Jedenfalls lassen sich die Krankenhäuser diese Praxis nicht mehr gefallen und ziehen gezwungenermaßen verstärkt vor die Sozialgerichte. 1400 Klagen liegen bereits vor. Schon bald wird eine fünfstellige Zahl erreicht sein. Die Kosten für diesen sicher bald ausufernden Rechtskrieg zahlen wieder einmal – ja wer schon: die Versicherten.

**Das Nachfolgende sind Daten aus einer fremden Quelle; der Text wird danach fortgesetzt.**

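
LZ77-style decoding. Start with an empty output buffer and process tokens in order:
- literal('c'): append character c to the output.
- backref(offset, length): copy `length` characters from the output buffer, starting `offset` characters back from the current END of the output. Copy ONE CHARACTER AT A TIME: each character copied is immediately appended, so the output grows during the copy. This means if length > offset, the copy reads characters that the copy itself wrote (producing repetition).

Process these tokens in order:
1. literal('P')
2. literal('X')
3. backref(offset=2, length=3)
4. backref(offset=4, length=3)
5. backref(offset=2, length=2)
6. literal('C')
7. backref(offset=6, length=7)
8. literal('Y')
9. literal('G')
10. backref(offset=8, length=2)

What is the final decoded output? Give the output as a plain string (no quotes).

Token 1: literal('P'). Output: "P"
Token 2: literal('X'). Output: "PX"
Token 3: backref(off=2, len=3) (overlapping!). Copied 'PXP' from pos 0. Output: "PXPXP"
Token 4: backref(off=4, len=3). Copied 'XPX' from pos 1. Output: "PXPXPXPX"
Token 5: backref(off=2, len=2). Copied 'PX' from pos 6. Output: "PXPXPXPXPX"
Token 6: literal('C'). Output: "PXPXPXPXPXC"
Token 7: backref(off=6, len=7) (overlapping!). Copied 'XPXPXCX' from pos 5. Output: "PXPXPXPXPXCXPXPXCX"
Token 8: literal('Y'). Output: "PXPXPXPXPXCXPXPXCXY"
Token 9: literal('G'). Output: "PXPXPXPXPXCXPXPXCXYG"
Token 10: backref(off=8, len=2). Copied 'PX' from pos 12. Output: "PXPXPXPXPXCXPXPXCXYGPX"

Answer: PXPXPXPXPXCXPXPXCXYGPX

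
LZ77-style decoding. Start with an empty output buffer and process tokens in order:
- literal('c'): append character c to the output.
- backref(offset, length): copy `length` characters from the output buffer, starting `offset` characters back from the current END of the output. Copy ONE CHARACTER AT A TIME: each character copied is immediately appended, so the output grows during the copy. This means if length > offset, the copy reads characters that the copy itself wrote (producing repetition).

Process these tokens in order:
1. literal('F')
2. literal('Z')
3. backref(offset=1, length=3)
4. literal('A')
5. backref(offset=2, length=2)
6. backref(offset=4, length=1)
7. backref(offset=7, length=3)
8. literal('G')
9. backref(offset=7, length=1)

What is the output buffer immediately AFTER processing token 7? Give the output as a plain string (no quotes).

Answer: FZZZZAZAZZZZ

Derivation:
Token 1: literal('F'). Output: "F"
Token 2: literal('Z'). Output: "FZ"
Token 3: backref(off=1, len=3) (overlapping!). Copied 'ZZZ' from pos 1. Output: "FZZZZ"
Token 4: literal('A'). Output: "FZZZZA"
Token 5: backref(off=2, len=2). Copied 'ZA' from pos 4. Output: "FZZZZAZA"
Token 6: backref(off=4, len=1). Copied 'Z' from pos 4. Output: "FZZZZAZAZ"
Token 7: backref(off=7, len=3). Copied 'ZZZ' from pos 2. Output: "FZZZZAZAZZZZ"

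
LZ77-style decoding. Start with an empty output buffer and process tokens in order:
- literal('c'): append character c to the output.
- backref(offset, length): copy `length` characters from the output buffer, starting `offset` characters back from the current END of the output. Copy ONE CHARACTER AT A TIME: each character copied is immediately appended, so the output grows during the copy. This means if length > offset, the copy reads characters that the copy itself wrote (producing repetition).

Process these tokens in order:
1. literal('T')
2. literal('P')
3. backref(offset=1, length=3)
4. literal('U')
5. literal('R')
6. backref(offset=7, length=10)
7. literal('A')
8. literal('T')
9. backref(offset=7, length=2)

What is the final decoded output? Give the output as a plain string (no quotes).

Answer: TPPPPURTPPPPURTPPATUR

Derivation:
Token 1: literal('T'). Output: "T"
Token 2: literal('P'). Output: "TP"
Token 3: backref(off=1, len=3) (overlapping!). Copied 'PPP' from pos 1. Output: "TPPPP"
Token 4: literal('U'). Output: "TPPPPU"
Token 5: literal('R'). Output: "TPPPPUR"
Token 6: backref(off=7, len=10) (overlapping!). Copied 'TPPPPURTPP' from pos 0. Output: "TPPPPURTPPPPURTPP"
Token 7: literal('A'). Output: "TPPPPURTPPPPURTPPA"
Token 8: literal('T'). Output: "TPPPPURTPPPPURTPPAT"
Token 9: backref(off=7, len=2). Copied 'UR' from pos 12. Output: "TPPPPURTPPPPURTPPATUR"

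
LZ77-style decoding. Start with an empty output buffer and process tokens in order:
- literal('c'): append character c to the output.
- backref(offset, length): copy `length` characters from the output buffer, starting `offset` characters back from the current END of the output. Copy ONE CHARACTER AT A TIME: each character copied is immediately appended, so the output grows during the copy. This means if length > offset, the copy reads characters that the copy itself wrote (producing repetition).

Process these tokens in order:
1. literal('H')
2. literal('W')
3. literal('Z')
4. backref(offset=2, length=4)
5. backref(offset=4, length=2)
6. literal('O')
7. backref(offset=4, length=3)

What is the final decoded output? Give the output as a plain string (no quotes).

Answer: HWZWZWZWZOZWZ

Derivation:
Token 1: literal('H'). Output: "H"
Token 2: literal('W'). Output: "HW"
Token 3: literal('Z'). Output: "HWZ"
Token 4: backref(off=2, len=4) (overlapping!). Copied 'WZWZ' from pos 1. Output: "HWZWZWZ"
Token 5: backref(off=4, len=2). Copied 'WZ' from pos 3. Output: "HWZWZWZWZ"
Token 6: literal('O'). Output: "HWZWZWZWZO"
Token 7: backref(off=4, len=3). Copied 'ZWZ' from pos 6. Output: "HWZWZWZWZOZWZ"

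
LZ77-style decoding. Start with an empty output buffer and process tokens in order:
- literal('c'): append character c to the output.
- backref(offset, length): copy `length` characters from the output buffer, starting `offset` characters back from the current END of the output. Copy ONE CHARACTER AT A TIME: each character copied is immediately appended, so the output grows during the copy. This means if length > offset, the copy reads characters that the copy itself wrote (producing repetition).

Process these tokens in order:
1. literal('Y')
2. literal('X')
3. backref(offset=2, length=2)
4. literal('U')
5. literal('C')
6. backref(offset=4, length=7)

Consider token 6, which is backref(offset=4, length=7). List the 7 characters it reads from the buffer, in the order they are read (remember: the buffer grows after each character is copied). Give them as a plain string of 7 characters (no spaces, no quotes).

Token 1: literal('Y'). Output: "Y"
Token 2: literal('X'). Output: "YX"
Token 3: backref(off=2, len=2). Copied 'YX' from pos 0. Output: "YXYX"
Token 4: literal('U'). Output: "YXYXU"
Token 5: literal('C'). Output: "YXYXUC"
Token 6: backref(off=4, len=7). Buffer before: "YXYXUC" (len 6)
  byte 1: read out[2]='Y', append. Buffer now: "YXYXUCY"
  byte 2: read out[3]='X', append. Buffer now: "YXYXUCYX"
  byte 3: read out[4]='U', append. Buffer now: "YXYXUCYXU"
  byte 4: read out[5]='C', append. Buffer now: "YXYXUCYXUC"
  byte 5: read out[6]='Y', append. Buffer now: "YXYXUCYXUCY"
  byte 6: read out[7]='X', append. Buffer now: "YXYXUCYXUCYX"
  byte 7: read out[8]='U', append. Buffer now: "YXYXUCYXUCYXU"

Answer: YXUCYXU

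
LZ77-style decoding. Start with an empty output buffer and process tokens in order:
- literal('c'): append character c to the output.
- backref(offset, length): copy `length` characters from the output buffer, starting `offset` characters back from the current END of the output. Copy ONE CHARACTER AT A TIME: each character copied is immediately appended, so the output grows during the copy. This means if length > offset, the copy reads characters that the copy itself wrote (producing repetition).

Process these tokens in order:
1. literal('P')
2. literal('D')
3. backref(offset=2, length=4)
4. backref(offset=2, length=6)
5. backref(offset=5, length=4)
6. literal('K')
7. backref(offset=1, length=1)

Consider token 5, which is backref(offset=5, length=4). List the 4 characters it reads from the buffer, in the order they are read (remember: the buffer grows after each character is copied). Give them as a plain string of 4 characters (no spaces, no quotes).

Token 1: literal('P'). Output: "P"
Token 2: literal('D'). Output: "PD"
Token 3: backref(off=2, len=4) (overlapping!). Copied 'PDPD' from pos 0. Output: "PDPDPD"
Token 4: backref(off=2, len=6) (overlapping!). Copied 'PDPDPD' from pos 4. Output: "PDPDPDPDPDPD"
Token 5: backref(off=5, len=4). Buffer before: "PDPDPDPDPDPD" (len 12)
  byte 1: read out[7]='D', append. Buffer now: "PDPDPDPDPDPDD"
  byte 2: read out[8]='P', append. Buffer now: "PDPDPDPDPDPDDP"
  byte 3: read out[9]='D', append. Buffer now: "PDPDPDPDPDPDDPD"
  byte 4: read out[10]='P', append. Buffer now: "PDPDPDPDPDPDDPDP"

Answer: DPDP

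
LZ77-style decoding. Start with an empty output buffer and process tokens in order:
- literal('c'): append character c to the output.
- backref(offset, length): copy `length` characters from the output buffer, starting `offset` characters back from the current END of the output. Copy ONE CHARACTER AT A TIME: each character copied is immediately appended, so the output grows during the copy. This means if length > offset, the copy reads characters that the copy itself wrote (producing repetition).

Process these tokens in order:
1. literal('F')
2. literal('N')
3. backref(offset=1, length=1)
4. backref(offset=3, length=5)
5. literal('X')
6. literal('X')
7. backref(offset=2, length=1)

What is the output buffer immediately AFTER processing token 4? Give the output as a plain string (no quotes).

Token 1: literal('F'). Output: "F"
Token 2: literal('N'). Output: "FN"
Token 3: backref(off=1, len=1). Copied 'N' from pos 1. Output: "FNN"
Token 4: backref(off=3, len=5) (overlapping!). Copied 'FNNFN' from pos 0. Output: "FNNFNNFN"

Answer: FNNFNNFN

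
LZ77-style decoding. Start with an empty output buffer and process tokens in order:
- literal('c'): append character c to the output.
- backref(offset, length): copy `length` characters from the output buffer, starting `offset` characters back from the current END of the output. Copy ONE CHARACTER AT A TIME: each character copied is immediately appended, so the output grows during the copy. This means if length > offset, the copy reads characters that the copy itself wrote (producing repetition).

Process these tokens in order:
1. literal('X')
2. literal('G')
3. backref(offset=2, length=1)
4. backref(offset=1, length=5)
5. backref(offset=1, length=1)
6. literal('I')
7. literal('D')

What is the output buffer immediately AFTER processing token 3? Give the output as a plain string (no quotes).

Token 1: literal('X'). Output: "X"
Token 2: literal('G'). Output: "XG"
Token 3: backref(off=2, len=1). Copied 'X' from pos 0. Output: "XGX"

Answer: XGX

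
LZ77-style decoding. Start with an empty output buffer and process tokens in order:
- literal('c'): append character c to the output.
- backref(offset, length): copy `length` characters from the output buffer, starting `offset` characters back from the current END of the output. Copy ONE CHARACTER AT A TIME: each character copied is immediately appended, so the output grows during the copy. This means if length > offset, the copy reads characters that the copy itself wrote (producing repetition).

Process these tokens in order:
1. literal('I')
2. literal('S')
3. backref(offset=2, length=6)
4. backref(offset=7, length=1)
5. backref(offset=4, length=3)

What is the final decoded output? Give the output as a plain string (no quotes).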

Und es wäre doch so einfach: Warum rüstet man nicht propagandistisch ab? Warum kann man nicht zur früheren Praxis der gemeinsamen Bewertung der umstrittenen Fälle zurückkehren? Die Patienten und auch die Beitragszahler, die nur die Rolle der geschröpften Zuschauer spielen dürfen, wären dankbar. Jedenfalls wäre es sicher auch einmal interessant zu erfahren, was die aufgeblähte Bürokratie des MDK tatsächlich kostet. Aber das dürfte höchstes Staatsgeheimnis sein, und wenn schon Zahlen geliefert werden, dann sind dies bestimmt geschönte verwaltungsinterne Milchmädchenrechnungen.